試合を総括すると、内容的には良くも無かったし悪くも無かった。今シーズンの横浜FMの特徴の1つであるが、相手に合わせた柔軟なサッカーを見せることは無く、良くも悪くも、最後まで、自分たちのサッカーを貫いた。ある意味、今シーズンの象徴のような試合であった。
甲府くらいの規模のチームになると、自分たちのサッカーを貫くことは高く評価できるが、それが、横浜FMクラスのチームになると、自分たちのスタイルに誇示しすぎることは、高評価にはつながらない。
今シーズン限りで早野氏は退団が確定的というが、つなぎの監督としては良くやったが、限界も見えたということで、退任も致し方ないだろう。パワー不足の感のある前線にタレントをそろえられるかが、オフの課題であろう。

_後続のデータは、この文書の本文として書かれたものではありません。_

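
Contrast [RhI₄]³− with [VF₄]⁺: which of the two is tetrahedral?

[VF₄]⁺

For [RhI₄]³−: Summing ligand charges against the −3 overall charge gives an oxidation state of +1 for rhodium. Rh sits in group 9, so the d-electron count is 9 − 1 = 8. A 4d d⁸ ion has a large crystal-field splitting; square planar leaves the high-energy d_{x²−y²} orbital empty and maximises CFSE. → square planar.
For [VF₄]⁺: Summing ligand charges against the +1 overall charge gives an oxidation state of +5 for vanadium. Vanadium is a group-5 element; V(V) is therefore d⁰. A d⁰ ion has no crystal-field stabilisation preference between square planar and tetrahedral, so four ligands adopt the sterically favoured tetrahedral geometry. → tetrahedral.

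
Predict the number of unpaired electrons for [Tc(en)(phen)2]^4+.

Summing ligand charges against the +4 overall charge gives an oxidation state of +4 for technetium.
Group 7 minus oxidation state 4 gives a d³ configuration.
Counting donor atoms: 1×ethylenediamine (bidentate) → 2 donors; 2×1,10-phenanthroline (bidentate) → 4 donors. Coordination number = 6.
In an octahedral field the d³ configuration is t₂g³e_g⁰ (only one arrangement possible), giving 3 unpaired electrons.

3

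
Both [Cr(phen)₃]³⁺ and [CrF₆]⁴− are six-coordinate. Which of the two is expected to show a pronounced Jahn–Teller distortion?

[Cr(phen)₃]³⁺: 1,10-phenanthroline is neutral; balancing the +3 overall charge requires Cr(III). Cr sits in group 6, so the d-electron count is 6 − 3 = 3. The d³ configuration leaves the e_g set evenly filled (or empty) — no strong Jahn–Teller driving force.
[CrF₆]⁴−: Ligand charges: each fluoride is −1. With an overall charge of −4 the chromium centre must be in the +2 oxidation state. Cr sits in group 6, so the d-electron count is 6 − 2 = 4. Fluoride is a weak-field ligand for a first-row metal, so the complex is high-spin. The t₂g³e_g¹ (high-spin) configuration has an unevenly filled e_g set; the Jahn–Teller theorem predicts a tetragonal distortion (typically axial elongation) to lift the degeneracy.

[CrF₆]⁴−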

■ 新しい希望と不安今シーズンは、リーグ優勝に絡むことなくシーズンを終えようとしている横浜FMだが、優秀な若手選手がそろいつつあることは、未来に希望の持てる部分である。例えば、DF小宮山は新人ながら日本代表候補に選ばれる輝きを見せて、GK榎本やMF山瀬幸の台頭も目立った。さらには、MF乾やFWハーフナー・マイクらも、Jリーグで何試合かの経験をつんだ。
そして、MF水沼である。この試合でJリーグにデビューした高校3年生は、プロ初出場とは思えないほど、落ち着いたプレーを見せた。U-17の一員として、多くの国際舞台を踏んでいるだけあって、精神的にも成熟していて、技術的にもしっかりしている。お父さんのような華やかなプレースタイルではないが、実直なスタイルは、どのチームでも重宝されるだろう。

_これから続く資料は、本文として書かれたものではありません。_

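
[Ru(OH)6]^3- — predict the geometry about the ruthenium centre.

octahedral

Ligand charges: each hydroxide is −1. With an overall charge of −3 the ruthenium centre must be in the +3 oxidation state.
Group 8 minus oxidation state 3 gives a d⁵ configuration.
With 6 monodentate ligands the coordination number is 6.
Six donors around a single metal centre give an octahedral coordination sphere.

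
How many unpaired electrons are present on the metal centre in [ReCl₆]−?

2

Summing ligand charges against the −1 overall charge gives an oxidation state of +5 for rhenium.
Rhenium is a group-7 element; Re(V) is therefore d².
In an octahedral field the d² configuration is t₂g²e_g⁰ (only one arrangement possible), giving 2 unpaired electrons.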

水沼は、将来性のある選手である。ただ、心配なので、横浜FMは、優勝争いに食い込んでいくことが義務付けられているチームなので、将来性はあるといっても、若手選手に経験を積ませる機会を作ることは容易ではないということである。
マリノスの歴史を振り返ってみても、若いころに十分な出場機会を与えることができずにプレーヤーとして成熟させられないままに終わったスター候補生も少なくなかった。
新監督は、元磐田の桑原氏が有力だというが、名門復活のために、十分な時間を与えてほしいと思う。それが、遠回りのようで、実は、近道だったりもする。